This is actually a more complicated question for larger files than it is for many small files. For many small files my general solution is to use xargs or parallel to farm out the smaller jobs.
For example, say I want to find all .gz files that contain the word "ubuntuforums".
The slow way (this runs zgrep on each .gz file found):
Code:
find . -name "*.gz" -exec zgrep -l "ubuntuforums" {} \;
But since I don't care about the order of the returned list I can use xargs to do things in your case about twice as fast:
Code:
find . -name "*.gz" | xargs -P 2 -n 10 zgrep -l "ubuntuforums"
This splits the list of .gz files into chunks of 10 and starts two different instances of zgrep passing 10 files to each, when an instance of zgrep finishes it starts a new one. The OS will take care of putting one on each core.

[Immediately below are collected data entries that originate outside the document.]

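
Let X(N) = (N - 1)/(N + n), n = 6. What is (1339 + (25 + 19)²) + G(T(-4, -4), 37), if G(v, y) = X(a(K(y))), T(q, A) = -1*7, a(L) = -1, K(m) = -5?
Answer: 16373/5 ≈ 3274.6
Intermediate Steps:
X(N) = (-1 + N)/(6 + N) (X(N) = (N - 1)/(N + 6) = (-1 + N)/(6 + N))
T(q, A) = -7
G(v, y) = -⅖ (G(v, y) = (-1 - 1)/(6 - 1) = -2/5 = (⅕)*(-2) = -⅖)
(1339 + (25 + 19)²) + G(T(-4, -4), 37) = (1339 + (25 + 19)²) - ⅖ = (1339 + 44²) - ⅖ = (1339 + 1936) - ⅖ = 3275 - ⅖ = 16373/5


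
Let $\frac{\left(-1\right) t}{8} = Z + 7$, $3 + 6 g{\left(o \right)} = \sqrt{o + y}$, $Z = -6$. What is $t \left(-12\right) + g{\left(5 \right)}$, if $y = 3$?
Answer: $\frac{191}{2} + \frac{\sqrt{2}}{3} \approx 95.971$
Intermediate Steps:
$g{\left(o \right)} = - \frac{1}{2} + \frac{\sqrt{3 + o}}{6}$ ($g{\left(o \right)} = - \frac{1}{2} + \frac{\sqrt{o + 3}}{6} = - \frac{1}{2} + \frac{\sqrt{3 + o}}{6}$)
$t = -8$ ($t = - 8 \left(-6 + 7\right) = \left(-8\right) 1 = -8$)
$t \left(-12\right) + g{\left(5 \right)} = \left(-8\right) \left(-12\right) - \left(\frac{1}{2} - \frac{\sqrt{3 + 5}}{6}\right) = 96 - \left(\frac{1}{2} - \frac{\sqrt{8}}{6}\right) = 96 - \left(\frac{1}{2} - \frac{2 \sqrt{2}}{6}\right) = 96 - \left(\frac{1}{2} - \frac{\sqrt{2}}{3}\right) = \frac{191}{2} + \frac{\sqrt{2}}{3}$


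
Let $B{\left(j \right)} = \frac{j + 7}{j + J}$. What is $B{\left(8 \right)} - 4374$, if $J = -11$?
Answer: $-4379$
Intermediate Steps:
$B{\left(j \right)} = \frac{7 + j}{-11 + j}$ ($B{\left(j \right)} = \frac{j + 7}{j - 11} = \frac{7 + j}{-11 + j}$)
$B{\left(8 \right)} - 4374 = \frac{7 + 8}{-11 + 8} - 4374 = \frac{1}{-3} \cdot 15 - 4374 = \left(- \frac{1}{3}\right) 15 - 4374 = -5 - 4374 = -4379$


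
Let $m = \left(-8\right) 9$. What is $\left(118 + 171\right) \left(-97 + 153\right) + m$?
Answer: $16112$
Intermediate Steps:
$m = -72$
$\left(118 + 171\right) \left(-97 + 153\right) + m = \left(118 + 171\right) \left(-97 + 153\right) - 72 = 289 \cdot 56 - 72 = 16184 - 72 = 16112$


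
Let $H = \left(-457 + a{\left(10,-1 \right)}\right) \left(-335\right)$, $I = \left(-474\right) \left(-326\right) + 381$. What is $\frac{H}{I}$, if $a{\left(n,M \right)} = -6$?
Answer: $\frac{31021}{30981} \approx 1.0013$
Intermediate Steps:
$I = 154905$ ($I = 154524 + 381 = 154905$)
$H = 155105$ ($H = \left(-457 - 6\right) \left(-335\right) = \left(-463\right) \left(-335\right) = 155105$)
$\frac{H}{I} = \frac{155105}{154905} = 155105 \cdot \frac{1}{154905} = \frac{31021}{30981}$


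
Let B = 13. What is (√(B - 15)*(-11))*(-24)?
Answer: 264*I*√2 ≈ 373.35*I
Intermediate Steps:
(√(B - 15)*(-11))*(-24) = (√(13 - 15)*(-11))*(-24) = (√(-2)*(-11))*(-24) = ((I*√2)*(-11))*(-24) = -11*I*√2*(-24) = 264*I*√2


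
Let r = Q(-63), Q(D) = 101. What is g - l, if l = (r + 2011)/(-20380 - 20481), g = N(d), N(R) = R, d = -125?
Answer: -5105513/40861 ≈ -124.95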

And finally you can use parallel to accomplish the same:
Code:
parallel zgrep -l "ubuntuforums" -- `find . -name "*.gz"`
Parallel is cool in that it determines how many jobs to start. It processes each argument individually (at least by default).
If you're running a script on a large file you could plausibly split the file in two and run the command on each half and then combine the results. But that sounds like it's going to involve trading your old problem (slow) for a new one (how to combine results from the two halves of the file run separately). If you're thinking of something like image processing, the software has to be written in such a way as to take advantage of multiple cores, there's no way to split processes across multiple cores. So short of getting your hands dirty (as in absolutely filthy, disassembling and reassembling the program) there's no easy way.
And the simple answer to your second question, there's nothing wrong with making all your cores to work. Your fan might spin up pretty high, but it shouldn't be an issue.